What if we tell you that with careful financial planning you can also provide your child the experience of obtaining quality education along with the experience of living in a new country and getting to know their culture. And no, you won’t have to go bankrupt. In fact, if you start early and invest in the right investment options, you can easily create a corpus to fund your child’s foreign education.

For foreign education, you are looking at a minimum of Rs 25 lacs of tuition expenses per year depending on the type of course you choose and the destination. Add to that living expenses and travel, and the costs can be pretty serious.  Don’t assume that you have a lot of time until your child goes for foreign education. Instead start today to ease the burden on you to arrange for such a significant amount.

The investment strategy could be to invest a lumpsum in mutual funds today, and make regular investments in equity assets. Making a lumpsm investment will ensure that your funds grow at a faster pace due to the significant investment amount invested in your desired schemes.
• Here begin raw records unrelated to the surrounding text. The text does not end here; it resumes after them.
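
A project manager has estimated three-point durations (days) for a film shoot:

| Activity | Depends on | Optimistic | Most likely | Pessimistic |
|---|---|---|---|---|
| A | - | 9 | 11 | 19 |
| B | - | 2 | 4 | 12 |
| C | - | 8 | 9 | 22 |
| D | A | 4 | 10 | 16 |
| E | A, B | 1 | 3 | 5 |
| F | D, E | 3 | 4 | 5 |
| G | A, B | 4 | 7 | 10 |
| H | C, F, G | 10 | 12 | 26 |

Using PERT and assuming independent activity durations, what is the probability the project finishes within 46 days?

0.946

te_A = (9 + 4·11 + 19)/6 = 72/6 = 12; σ²_A = ((19−9)/6)² = 2.778
te_B = (2 + 4·4 + 12)/6 = 30/6 = 5; σ²_B = ((12−2)/6)² = 2.778
te_C = (8 + 4·9 + 22)/6 = 66/6 = 11; σ²_C = ((22−8)/6)² = 5.444
te_D = (4 + 4·10 + 16)/6 = 60/6 = 10; σ²_D = ((16−4)/6)² = 4.000
te_E = (1 + 4·3 + 5)/6 = 18/6 = 3; σ²_E = ((5−1)/6)² = 0.444
te_F = (3 + 4·4 + 5)/6 = 24/6 = 4; σ²_F = ((5−3)/6)² = 0.111
te_G = (4 + 4·7 + 10)/6 = 42/6 = 7; σ²_G = ((10−4)/6)² = 1.000
te_H = (10 + 4·12 + 26)/6 = 84/6 = 14; σ²_H = ((26−10)/6)² = 7.111

Forward pass:
ES_A = 0; EF_A = 12
ES_B = 0; EF_B = 5
ES_C = 0; EF_C = 11
ES_D = 12; EF_D = 12+10 = 22
ES_E = max(EF_A=12, EF_B=5) = 12; EF_E = 12+3 = 15
ES_F = max(EF_D=22, EF_E=15) = 22; EF_F = 22+4 = 26
ES_G = max(EF_A=12, EF_B=5) = 12; EF_G = 12+7 = 19
ES_H = max(EF_C=11, EF_F=26, EF_G=19) = 26; EF_H = 26+14 = 40
Expected project duration μ = 40 days. Critical path: A → D → F → H.

Variance along critical path = 2.778 + 4.000 + 0.111 + 7.111 = 14.000; σ = √14.000 = 3.742 days.
Z = (46 − 40) / 3.742 = 1.604
P(T ≤ 46) = Φ(1.604) ≈ 0.946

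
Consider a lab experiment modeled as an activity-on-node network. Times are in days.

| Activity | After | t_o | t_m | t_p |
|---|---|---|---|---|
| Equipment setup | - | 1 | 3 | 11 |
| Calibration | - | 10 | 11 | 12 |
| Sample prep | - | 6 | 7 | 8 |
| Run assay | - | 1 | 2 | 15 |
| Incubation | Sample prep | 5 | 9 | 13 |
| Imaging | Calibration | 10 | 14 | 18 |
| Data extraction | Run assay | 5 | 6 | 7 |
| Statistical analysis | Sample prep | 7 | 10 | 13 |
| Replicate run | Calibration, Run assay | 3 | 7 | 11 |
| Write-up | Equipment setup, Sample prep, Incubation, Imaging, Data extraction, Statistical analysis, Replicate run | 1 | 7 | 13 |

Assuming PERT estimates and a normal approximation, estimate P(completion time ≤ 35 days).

0.892

te_Equipment setup = (1 + 4·3 + 11)/6 = 24/6 = 4; σ²_Equipment setup = ((11−1)/6)² = 2.778
te_Calibration = (10 + 4·11 + 12)/6 = 66/6 = 11; σ²_Calibration = ((12−10)/6)² = 0.111
te_Sample prep = (6 + 4·7 + 8)/6 = 42/6 = 7; σ²_Sample prep = ((8−6)/6)² = 0.111
te_Run assay = (1 + 4·2 + 15)/6 = 24/6 = 4; σ²_Run assay = ((15−1)/6)² = 5.444
te_Incubation = (5 + 4·9 + 13)/6 = 54/6 = 9; σ²_Incubation = ((13−5)/6)² = 1.778
te_Imaging = (10 + 4·14 + 18)/6 = 84/6 = 14; σ²_Imaging = ((18−10)/6)² = 1.778
te_Data extraction = (5 + 4·6 + 7)/6 = 36/6 = 6; σ²_Data extraction = ((7−5)/6)² = 0.111
te_Statistical analysis = (7 + 4·10 + 13)/6 = 60/6 = 10; σ²_Statistical analysis = ((13−7)/6)² = 1.000
te_Replicate run = (3 + 4·7 + 11)/6 = 42/6 = 7; σ²_Replicate run = ((11−3)/6)² = 1.778
te_Write-up = (1 + 4·7 + 13)/6 = 42/6 = 7; σ²_Write-up = ((13−1)/6)² = 4.000

Forward pass:
ES_Equipment setup = 0; EF_Equipment setup = 4
ES_Calibration = 0; EF_Calibration = 11
ES_Sample prep = 0; EF_Sample prep = 7
ES_Run assay = 0; EF_Run assay = 4
ES_Incubation = 7; EF_Incubation = 7+9 = 16
ES_Imaging = 11; EF_Imaging = 11+14 = 25
ES_Data extraction = 4; EF_Data extraction = 4+6 = 10
ES_Statistical analysis = 7; EF_Statistical analysis = 7+10 = 17
ES_Replicate run = max(EF_Calibration=11, EF_Run assay=4) = 11; EF_Replicate run = 11+7 = 18
ES_Write-up = max(EF_Equipment setup=4, EF_Sample prep=7, EF_Incubation=16, EF_Imaging=25, EF_Data extraction=10, EF_Statistical analysis=17, EF_Replicate run=18) = 25; EF_Write-up = 25+7 = 32
Expected project duration μ = 32 days. Critical path: Calibration → Imaging → Write-up.

Variance along critical path = 0.111 + 1.778 + 4.000 = 5.889; σ = √5.889 = 2.427 days.
Z = (35 − 32) / 2.427 = 1.236
P(T ≤ 35) = Φ(1.236) ≈ 0.892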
How much to invest in mutual funds? – To evaluate the right investment amount for your child’s educational corpus, you can work backwards. Use a lumpsum calculator or an SIP calculator to understand the amount you need to invest to create enough funds. Do not forget to inflate your educational costs each year by using the rate of inflation. The usual rate of inflation is around 6 to 8% each year.

Where to invest? – Choosing the right investment product is perhaps as essential as saving the right amount. As, you have an investment horizon of at least 12 to 15 years, you might consider investing in mutual funds that expose themselves to equities. Equities have the potential to produce significantly higher returns than any other asset classes over a period of time. What’s more, the volatility associated with equity funds usually lessens when invested for a long duration. Choose a mutual fund scheme whose objectives are in line with your financial goals, investment horizon, and risk appetite. It is suggested to invest via SIP as they helps to automate your savings and invest periodically for the entire investment horizon. SIP investments help to instill financial discipline among investors.

To ensure that you do not get discouraged from regularly investing for your child’s future, experts advise to create a separate financial portfolio for your child. Happy investing!